How I started working at CFEngine

Created: — modified: — tags: life cfengine

Soon after change of owner in Opera, just another round of layoffs rolled through the company, this time affecting also me.

So I went for a job hunt. Sent CVs to old friends, got replies from several companies, and started employment process. It was quite interesting to see how differently it happened in different companies - last time I was applying three times to the same company, this time - to several different companies an once. Most of them were quite slow to respond - usually it took almost a week to get an answer, even a negative one.

Only one stood different. Just a bit over one week passed from the day when I was contacted by one of my friends working there to the day when I received an offer. Such impressive speed tells not only that they make decisions fast and you'll never get into a situation when someone's decision blocks your work, but also that everyone in the company up to CEO are easy reachable, and they can find and jump into new product areas quite fast.

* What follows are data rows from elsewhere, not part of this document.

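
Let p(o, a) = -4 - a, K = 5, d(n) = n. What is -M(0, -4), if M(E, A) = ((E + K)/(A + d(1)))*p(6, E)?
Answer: -20/3 ≈ -6.6667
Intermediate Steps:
M(E, A) = (-4 - E)*(5 + E)/(1 + A) (M(E, A) = ((E + 5)/(A + 1))*(-4 - E) = ((5 + E)/(1 + A))*(-4 - E) = (-4 - E)*(5 + E)/(1 + A))
-M(0, -4) = -(-1)*(4 + 0)*(5 + 0)/(1 - 4) = -(-1)*4*5/(-3) = -(-1)*(-1)*4*5/3 = -1*20/3 = -20/3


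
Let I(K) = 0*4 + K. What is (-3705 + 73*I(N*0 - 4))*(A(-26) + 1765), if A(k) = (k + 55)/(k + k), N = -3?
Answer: -366728747/52 ≈ -7.0525e+6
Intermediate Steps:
A(k) = (55 + k)/(2*k) (A(k) = (55 + k)/((2*k)) = (55 + k)*(1/(2*k)) = (55 + k)/(2*k))
I(K) = K (I(K) = 0 + K = K)
(-3705 + 73*I(N*0 - 4))*(A(-26) + 1765) = (-3705 + 73*(-3*0 - 4))*((½)*(55 - 26)/(-26) + 1765) = (-3705 + 73*(0 - 4))*((½)*(-1/26)*29 + 1765) = (-3705 + 73*(-4))*(-29/52 + 1765) = (-3705 - 292)*(91751/52) = -3997*91751/52 = -366728747/52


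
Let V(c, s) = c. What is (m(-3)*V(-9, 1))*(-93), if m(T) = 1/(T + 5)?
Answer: 837/2 ≈ 418.50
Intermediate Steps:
m(T) = 1/(5 + T)
(m(-3)*V(-9, 1))*(-93) = (-9/(5 - 3))*(-93) = (-9/2)*(-93) = ((½)*(-9))*(-93) = -9/2*(-93) = 837/2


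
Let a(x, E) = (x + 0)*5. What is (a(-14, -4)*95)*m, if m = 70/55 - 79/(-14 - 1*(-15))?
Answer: 5685750/11 ≈ 5.1689e+5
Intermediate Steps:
a(x, E) = 5*x (a(x, E) = x*5 = 5*x)
m = -855/11 (m = 70*(1/55) - 79/(-14 + 15) = 14/11 - 79/1 = 14/11 - 79*1 = 14/11 - 79 = -855/11 ≈ -77.727)
(a(-14, -4)*95)*m = ((5*(-14))*95)*(-855/11) = -70*95*(-855/11) = -6650*(-855/11) = 5685750/11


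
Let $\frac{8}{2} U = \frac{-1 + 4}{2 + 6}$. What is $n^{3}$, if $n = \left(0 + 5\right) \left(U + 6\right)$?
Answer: $\frac{926859375}{32768} \approx 28286.0$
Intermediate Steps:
$U = \frac{3}{32}$ ($U = \frac{\left(-1 + 4\right) \frac{1}{2 + 6}}{4} = \frac{3 \cdot \frac{1}{8}}{4} = \frac{1}{4} \cdot \frac{3}{8} = \frac{3}{32} \approx 0.09375$)
$n = \frac{975}{32}$ ($n = \left(0 + 5\right) \left(\frac{3}{32} + 6\right) = 5 \cdot \frac{195}{32} = \frac{975}{32} \approx 30.469$)
$n^{3} = \left(\frac{975}{32}\right)^{3} = \frac{926859375}{32768}$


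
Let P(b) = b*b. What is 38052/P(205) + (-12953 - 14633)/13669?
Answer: -639168862/574439725 ≈ -1.1127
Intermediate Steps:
P(b) = b²
38052/P(205) + (-12953 - 14633)/13669 = 38052/(205²) + (-12953 - 14633)/13669 = 38052/42025 - 27586*1/13669 = 38052*(1/42025) - 27586/13669 = 38052/42025 - 27586/13669 = -639168862/574439725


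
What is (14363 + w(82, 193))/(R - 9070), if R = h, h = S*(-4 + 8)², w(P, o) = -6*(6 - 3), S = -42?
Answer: -14345/9742 ≈ -1.4725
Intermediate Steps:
w(P, o) = -18 (w(P, o) = -6*3 = -18)
h = -672 (h = -42*(-4 + 8)² = -42*4² = -42*16 = -672)
R = -672
(14363 + w(82, 193))/(R - 9070) = (14363 - 18)/(-672 - 9070) = 14345/(-9742) = 14345*(-1/9742) = -14345/9742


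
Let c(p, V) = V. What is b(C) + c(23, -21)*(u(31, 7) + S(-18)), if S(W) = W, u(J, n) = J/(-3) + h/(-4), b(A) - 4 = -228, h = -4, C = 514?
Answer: 350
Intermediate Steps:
b(A) = -224 (b(A) = 4 - 228 = -224)
u(J, n) = 1 - J/3 (u(J, n) = J/(-3) - 4/(-4) = J*(-1/3) - 4*(-1/4) = -J/3 + 1 = 1 - J/3)
b(C) + c(23, -21)*(u(31, 7) + S(-18)) = -224 - 21*((1 - 1/3*31) - 18) = -224 - 21*((1 - 31/3) - 18) = -224 - 21*(-28/3 - 18) = -224 - 21*(-82/3) = -224 + 574 = 350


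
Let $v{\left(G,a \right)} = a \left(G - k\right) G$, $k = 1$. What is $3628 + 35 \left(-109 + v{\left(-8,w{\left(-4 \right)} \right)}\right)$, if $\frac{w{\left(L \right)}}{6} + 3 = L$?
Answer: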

For example, their primary product - CFEngine - is a tool to manage hundreds of big servers. And now they're working on a new product - Mender - a tool for distributing autoupdates to thousands of small (Raspberry PI-sized) devices. That's quite different, especially technologically. They haven't released it yet, but they already have some clients, who are literally waiting in line to get it.

And that's where I fit in. Especially with my passion for quiet devices when I'm ok to sacrifice some performance in favour of usage comfort, and my recently acquired skills of shell scripting.


Now a bit about the hiring process. Since my friend recommended me here, it could've been shortened compared to normal one.

I had three interviews, but the last one wasn't really an interview - we just discussed details of contract like start date and how long the offer is valid. First interview was HR-ish with CEO, where he explained me how the company works and tried to understand if I would fit in. I tried to convince him that I will. Successfully.

Second interview was technical and thus much more interesting - here I was doing a white-board programming (although the actual color of the board was red), for the first time in my life! I won't write exact questions here so we could use them again ;) but I must admit it was very interesting to answer them. Although answers to some of the questions I had to guess, and to some of them I just didn't know.

Also guys who were making interviews looked at my website and found some old script of mine, and asked me to explain what it does. Turns out, it's quite hard to understand the code I didn't touch in two years! Probably I should write more comments :) They didn't ask me a lot of questions regarding my code - dunno if it's good or not (either everything was clear or they couldn't understand anything). Probably good, since soon after it I got the offer, and will gladly start working here.